Agreeing that convenience is a factor, Jeremiah Dupin, founder and managing partner of Poke Poke points out that it’s easier to combine ingredients in a bowl and their ability to be customized is also appealing. “I enjoy food in a bowl because it’s easier to mix it all together and to take on-the-go rather than food on a plate. People can pick their own options for whatever mood they are in,” he comments, explaining that Poke Poke offers more than 60 combinations of bowls.

The Acai Spot Interior

The Acai Spot Interior

Whiteman adds that bowls fit comfortably in the hand compared to plates and are particularly suited to fast-paced lifestyles. “It’s easier to eat from [a bowl], especially if you are dining at your desk, which at least 50% of US workers do every day at lunch time.”

He also highlights the primitive aspect of eating out of a bowl, which many people find satisfying. “There is a ‘zen’ sense about eating from a bowl that adds a cultural or moral significance to what otherwise might seem like an ordinary meal. This has something to do with the way a bowl fits in your hand and because it’s a more primitive implement.”

“Our bowls are photogenic, which customers find appealing for posting on social media and sharing with friends” – Jeremiah Dupin, founder and managing partner, Poke Poke

From a chef’s perspective, plating food in bowls is easier, quicker and according to Metzeling, promotes creativity. “Anyone can do the plating and it’s usually the staff behind the counter that have the most inspiration for the bowls. This allows for more creativity within the team,” she comments.

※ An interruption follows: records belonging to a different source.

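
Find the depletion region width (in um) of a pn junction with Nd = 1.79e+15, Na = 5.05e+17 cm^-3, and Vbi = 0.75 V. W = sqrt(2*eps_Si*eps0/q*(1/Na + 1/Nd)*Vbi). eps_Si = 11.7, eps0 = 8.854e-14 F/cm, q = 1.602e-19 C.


Step 1: 1/Na + 1/Nd = 1/5.05e+17 + 1/1.79e+15 = 5.60639e-16
Step 2: 2*eps*eps0/q = 2*11.7*8.854e-14/1.602e-19 = 1.293281e+07
Step 3: W^2 = 1.293281e+07 * 5.60639e-16 * 0.75 = 5.43798e-09
Step 4: W = sqrt(5.43798e-09) = 7.374e-05 cm = 0.7374 um

0.7374


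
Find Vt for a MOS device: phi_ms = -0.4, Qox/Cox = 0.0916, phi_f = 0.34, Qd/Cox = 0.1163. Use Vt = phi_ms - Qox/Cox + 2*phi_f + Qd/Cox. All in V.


Step 1: Vt = phi_ms - Qox/Cox + 2*phi_f + Qd/Cox
Step 2: Vt = -0.4 - 0.0916 + 2*0.34 + 0.1163
Step 3: Vt = -0.4 - 0.0916 + 0.68 + 0.1163
Step 4: Vt = 0.3047 V

0.3047


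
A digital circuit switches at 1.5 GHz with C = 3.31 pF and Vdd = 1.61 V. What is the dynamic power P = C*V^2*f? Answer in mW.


Step 1: V^2 = 1.61^2 = 2.5921 V^2
Step 2: P = C*V^2*f = 3.31e-12 F * 2.5921 * 1.5e9 Hz
Step 3: P = 1.28697765e-02 W
Step 4: P = 12.87 mW

12.87


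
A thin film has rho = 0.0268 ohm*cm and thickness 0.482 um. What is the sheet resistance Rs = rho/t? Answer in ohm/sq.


Step 1: Convert thickness to cm: t = 0.482 um = 4.8200e-05 cm
Step 2: Rs = rho / t = 0.0268 / 4.8200e-05
Step 3: Rs = 556.0 ohm/sq

556.0


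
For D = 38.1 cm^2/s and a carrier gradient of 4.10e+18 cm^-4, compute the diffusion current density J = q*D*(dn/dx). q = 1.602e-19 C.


Step 1: J = q * D * (dn/dx)
Step 2: J = 1.602e-19 * 38.1 * 4.10e+18
Step 3: J = 2.50e+01 A/cm^2

2.50e+01


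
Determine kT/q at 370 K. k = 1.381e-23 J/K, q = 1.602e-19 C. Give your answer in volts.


Step 1: kT = 1.381e-23 * 370 = 5.1097e-21 J
Step 2: Vt = kT/q = 5.1097e-21 / 1.602e-19
Step 3: Vt = 0.0319 V

0.0319


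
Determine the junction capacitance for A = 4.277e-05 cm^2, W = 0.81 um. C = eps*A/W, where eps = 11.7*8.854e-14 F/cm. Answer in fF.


Step 1: eps_Si = 11.7 * 8.854e-14 = 1.035918e-12 F/cm
Step 2: W in cm = 0.81 * 1e-4 = 8.10e-05 cm
Step 3: C = 1.035918e-12 * 4.277e-05 / 8.10e-05 = 5.469903e-13 F
Step 4: C = 546.99 fF

546.99


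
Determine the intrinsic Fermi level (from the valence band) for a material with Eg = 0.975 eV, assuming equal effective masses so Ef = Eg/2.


Step 1: For an intrinsic semiconductor, the Fermi level sits at midgap.
Step 2: Ef = Eg / 2 = 0.975 / 2 = 0.4875 eV

0.4875


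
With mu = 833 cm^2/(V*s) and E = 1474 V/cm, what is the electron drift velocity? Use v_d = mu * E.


Step 1: v_d = mu * E
Step 2: v_d = 833 * 1474 = 1227842
Step 3: v_d = 1.23e+06 cm/s

1.23e+06


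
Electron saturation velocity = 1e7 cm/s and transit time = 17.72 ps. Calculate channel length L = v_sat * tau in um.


Step 1: tau in seconds = 17.72 ps * 1e-12 = 1.7720e-11 s
Step 2: L = v_sat * tau = 1e7 * 1.7720e-11 = 1.7720e-04 cm
Step 3: L in um = 1.7720e-04 * 1e4 = 1.772 um

1.772


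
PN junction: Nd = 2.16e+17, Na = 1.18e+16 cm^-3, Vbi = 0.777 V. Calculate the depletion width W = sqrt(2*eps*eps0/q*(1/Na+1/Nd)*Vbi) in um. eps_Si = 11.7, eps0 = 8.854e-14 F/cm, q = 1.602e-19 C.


Step 1: 1/Na + 1/Nd = 1/1.18e+16 + 1/2.16e+17 = 8.93754e-17
Step 2: 2*eps*eps0/q = 2*11.7*8.854e-14/1.602e-19 = 1.293281e+07
Step 3: W^2 = 1.293281e+07 * 8.93754e-17 * 0.777 = 8.98115e-10
Step 4: W = sqrt(8.98115e-10) = 2.997e-05 cm = 0.2997 um

0.2997


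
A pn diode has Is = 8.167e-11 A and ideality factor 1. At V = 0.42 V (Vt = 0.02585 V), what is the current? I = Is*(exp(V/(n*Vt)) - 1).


Step 1: V/(n*Vt) = 0.42/(1*0.02585) = 16.2476
Step 2: exp(16.2476) = 1.1383e+07
Step 3: I = 8.167e-11 * (1.1383e+07 - 1) = 9.30e-04 A

9.30e-04


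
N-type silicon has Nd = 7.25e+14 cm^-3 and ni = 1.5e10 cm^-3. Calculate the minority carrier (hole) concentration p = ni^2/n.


Step 1: Since Nd >> ni, n ≈ Nd = 7.25e+14 cm^-3
Step 2: p = ni^2 / n = (1.5e10)^2 / 7.25e+14
Step 3: p = 2.25e20 / 7.25e+14 = 3.10e+05 cm^-3

3.10e+05


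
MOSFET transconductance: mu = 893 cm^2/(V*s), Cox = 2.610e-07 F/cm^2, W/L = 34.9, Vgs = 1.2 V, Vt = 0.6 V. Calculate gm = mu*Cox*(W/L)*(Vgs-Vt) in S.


Step 1: Vov = Vgs - Vt = 1.2 - 0.6 = 0.6 V
Step 2: gm = mu * Cox * (W/L) * Vov
Step 3: gm = 893 * 2.610e-07 * 34.9 * 0.6 = 4.88e-03 S

4.88e-03


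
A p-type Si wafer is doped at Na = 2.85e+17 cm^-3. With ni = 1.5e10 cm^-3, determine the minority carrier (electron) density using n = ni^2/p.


Step 1: Majority hole concentration p ≈ Na = 2.85e+17 cm^-3
Step 2: n = ni^2 / Na = (1.5e10)^2 / 2.85e+17
Step 3: n = 7.89e+02 cm^-3

7.89e+02


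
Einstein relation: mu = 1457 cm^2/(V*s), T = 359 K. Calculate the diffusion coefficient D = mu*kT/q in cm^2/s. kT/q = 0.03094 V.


Step 1: D = mu * (kT/q)
Step 2: D = 1457 * 0.03094
Step 3: D = 45.08 cm^2/s

45.08


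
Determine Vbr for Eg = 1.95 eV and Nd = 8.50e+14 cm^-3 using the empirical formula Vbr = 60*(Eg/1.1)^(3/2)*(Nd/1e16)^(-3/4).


Step 1: Eg/1.1 = 1.95/1.1 = 1.772727
Step 2: (Eg/1.1)^1.5 = 1.772727^1.5 = 2.360276
Step 3: (Nd/1e16)^(-0.75) = (0.085)^(-0.75) = 6.352370
Step 4: Vbr = 60 * 2.360276 * 6.352370 = 899.6 V

899.6


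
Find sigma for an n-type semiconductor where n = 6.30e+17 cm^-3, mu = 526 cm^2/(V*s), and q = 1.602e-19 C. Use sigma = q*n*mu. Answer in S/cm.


Step 1: sigma = q * n * mu
Step 2: sigma = 1.602e-19 * 6.30e+17 * 526
Step 3: sigma = 5.309e+01 S/cm

5.309e+01


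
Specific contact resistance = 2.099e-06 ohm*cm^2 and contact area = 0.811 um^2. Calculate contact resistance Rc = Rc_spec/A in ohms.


Step 1: Convert area to cm^2: 0.811 um^2 = 8.1100e-09 cm^2
Step 2: Rc = Rc_spec / A = 2.099e-06 / 8.1100e-09
Step 3: Rc = 2.59e+02 ohms

2.59e+02


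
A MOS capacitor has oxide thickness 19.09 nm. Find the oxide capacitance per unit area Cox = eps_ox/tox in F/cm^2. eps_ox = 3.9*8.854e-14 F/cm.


Step 1: eps_ox = 3.9 * 8.854e-14 = 3.45306e-13 F/cm
Step 2: tox in cm = 19.09 nm * 1e-7 = 1.9090e-06 cm
Step 3: Cox = 3.45306e-13 / 1.9090e-06 = 1.81e-07 F/cm^2

1.81e-07


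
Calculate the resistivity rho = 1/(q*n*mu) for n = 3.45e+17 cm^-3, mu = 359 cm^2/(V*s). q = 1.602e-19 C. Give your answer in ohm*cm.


Step 1: sigma = q * n * mu = 1.602e-19 * 3.45e+17 * 359 = 1.98416e+01 S/cm
Step 2: rho = 1 / sigma = 1 / 1.98416e+01 = 0.0504 ohm*cm

0.0504


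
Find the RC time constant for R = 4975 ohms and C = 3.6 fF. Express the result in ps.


Step 1: tau = R * C
Step 2: tau = 4975 * 3.6 fF = 4975 * 3.6e-15 F
Step 3: tau = 1.791e-11 s = 17.91 ps

17.91


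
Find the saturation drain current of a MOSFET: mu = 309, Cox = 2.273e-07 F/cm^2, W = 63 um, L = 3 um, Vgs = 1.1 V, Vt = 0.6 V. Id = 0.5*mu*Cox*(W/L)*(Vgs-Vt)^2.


Step 1: Overdrive voltage Vov = Vgs - Vt = 1.1 - 0.6 = 0.5 V
Step 2: W/L = 63/3 = 21
Step 3: Id = 0.5 * 309 * 2.273e-07 * 21 * 0.5^2
Step 4: Id = 1.84e-04 A

1.84e-04


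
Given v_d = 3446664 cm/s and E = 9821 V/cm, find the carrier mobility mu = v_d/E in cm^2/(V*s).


Step 1: mu = v_d / E
Step 2: mu = 3446664 / 9821
Step 3: mu = 350.95 cm^2/(V*s)

350.95


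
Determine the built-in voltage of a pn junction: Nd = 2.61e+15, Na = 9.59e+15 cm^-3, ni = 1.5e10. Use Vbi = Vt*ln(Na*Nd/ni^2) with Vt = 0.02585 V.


Step 1: Compute Na*Nd/ni^2 = 9.59e+15 * 2.61e+15 / (1.5e10)^2 = 1.1124e+11
Step 2: ln(1.1124e+11) = 25.4350
Step 3: Vbi = 0.02585 * 25.4350 = 0.657 V

0.657


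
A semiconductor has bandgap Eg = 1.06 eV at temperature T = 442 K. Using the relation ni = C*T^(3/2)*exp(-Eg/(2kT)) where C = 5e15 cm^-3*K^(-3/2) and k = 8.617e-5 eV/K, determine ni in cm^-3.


Step 1: Compute kT = 8.617e-5 * 442 = 0.03808714 eV
Step 2: Exponent = -Eg/(2kT) = -1.06/(2*0.03808714) = -13.91546
Step 3: T^(3/2) = 442^1.5 = 9292.52
Step 4: ni = 5e15 * 9292.52 * exp(-13.91546) = 4.20e+13 cm^-3

4.20e+13


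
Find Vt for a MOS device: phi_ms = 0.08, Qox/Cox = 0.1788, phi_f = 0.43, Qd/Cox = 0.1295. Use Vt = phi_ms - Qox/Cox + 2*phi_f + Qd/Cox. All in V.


Step 1: Vt = phi_ms - Qox/Cox + 2*phi_f + Qd/Cox
Step 2: Vt = 0.08 - 0.1788 + 2*0.43 + 0.1295
Step 3: Vt = 0.08 - 0.1788 + 0.86 + 0.1295
Step 4: Vt = 0.8907 V

0.8907


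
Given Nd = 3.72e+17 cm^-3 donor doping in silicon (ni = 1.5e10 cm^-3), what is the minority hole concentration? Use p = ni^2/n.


Step 1: Since Nd >> ni, n ≈ Nd = 3.72e+17 cm^-3
Step 2: p = ni^2 / n = (1.5e10)^2 / 3.72e+17
Step 3: p = 2.25e20 / 3.72e+17 = 6.05e+02 cm^-3

6.05e+02


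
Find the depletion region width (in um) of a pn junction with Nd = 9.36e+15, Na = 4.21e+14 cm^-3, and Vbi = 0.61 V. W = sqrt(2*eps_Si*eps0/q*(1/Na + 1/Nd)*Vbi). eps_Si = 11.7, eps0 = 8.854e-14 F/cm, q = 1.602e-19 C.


Step 1: 1/Na + 1/Nd = 1/4.21e+14 + 1/9.36e+15 = 2.48213e-15
Step 2: 2*eps*eps0/q = 2*11.7*8.854e-14/1.602e-19 = 1.293281e+07
Step 3: W^2 = 1.293281e+07 * 2.48213e-15 * 0.61 = 1.95816e-08
Step 4: W = sqrt(1.95816e-08) = 1.399e-04 cm = 1.399 um

1.399


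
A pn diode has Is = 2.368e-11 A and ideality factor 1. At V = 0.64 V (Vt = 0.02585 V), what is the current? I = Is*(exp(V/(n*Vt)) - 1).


Step 1: V/(n*Vt) = 0.64/(1*0.02585) = 24.7582
Step 2: exp(24.7582) = 5.6539e+10
Step 3: I = 2.368e-11 * (5.6539e+10 - 1) = 1.34e+00 A

1.34e+00


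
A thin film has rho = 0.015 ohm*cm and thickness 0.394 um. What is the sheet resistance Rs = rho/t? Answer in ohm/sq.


Step 1: Convert thickness to cm: t = 0.394 um = 3.9400e-05 cm
Step 2: Rs = rho / t = 0.015 / 3.9400e-05
Step 3: Rs = 380.7 ohm/sq

380.7


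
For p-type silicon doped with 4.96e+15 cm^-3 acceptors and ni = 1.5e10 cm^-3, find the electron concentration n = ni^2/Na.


Step 1: Majority hole concentration p ≈ Na = 4.96e+15 cm^-3
Step 2: n = ni^2 / Na = (1.5e10)^2 / 4.96e+15
Step 3: n = 4.54e+04 cm^-3

4.54e+04


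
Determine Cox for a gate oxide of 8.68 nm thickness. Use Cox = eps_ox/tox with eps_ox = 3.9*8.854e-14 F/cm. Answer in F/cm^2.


Step 1: eps_ox = 3.9 * 8.854e-14 = 3.45306e-13 F/cm
Step 2: tox in cm = 8.68 nm * 1e-7 = 8.6800e-07 cm
Step 3: Cox = 3.45306e-13 / 8.6800e-07 = 3.98e-07 F/cm^2

3.98e-07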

Plating food in bowls also eliminates problematic white space on a plate and can make the dish tastier and more visually appealing for all-important Instagram shots, according to the experts. “It’s faster and easier to create good-looking bowls of food rather than doing so on a plate that has a much larger surface area,” says Whiteman. “Chefs don’t have to deal with the white space of a plate and they don’t have to position everything just-so.”

Dupin adds: “Our bowls are photogenic, which customers find appealing for posting on social media and sharing with friends.”

Poke Poke - Dubai Bowl

Poke Poke – Dubai Bowl

As the trend grows and evolves, food bowl proponents have to keep looking for new ways to stand out. Pineapple Express will do so by introducing new flavours and ingredients to its bowls, such as pink pitaya (pink dragon fruit). “It has more antioxidants and health benefits than acai and boasts and electric pink colour,” says Metzeling. “Pineapple Express is also about to release a premium set of acai bowls and smoothie bowls that capture a new set of flavours and are Instagram-worthy.”

Similarly, Poke Poke is looking to bring in new ingredients such as proteins, marinades and bases, however the poke concept will stay the same.

Moving forward, the experts agree that the trend is here to stay, given the convenience, attractiveness and health benefits of bowls. “We have become smarter about nutrition and realise each of us is unique in how our bodies handle certain food,” says Dupin of Poke Poke. “With custom bowls, people can tailor them to specific needs versus fixed menu options at other restaurants.”

Metzling adds: “The trend has many years to go. In Australia, Amazonia, a leading acai company goes through 700,000 cases per month of 77 acai sachets, and this trend has been going on for more than five years now in Australia. I’m 100% sure that it will hit the Middle East in a big way.”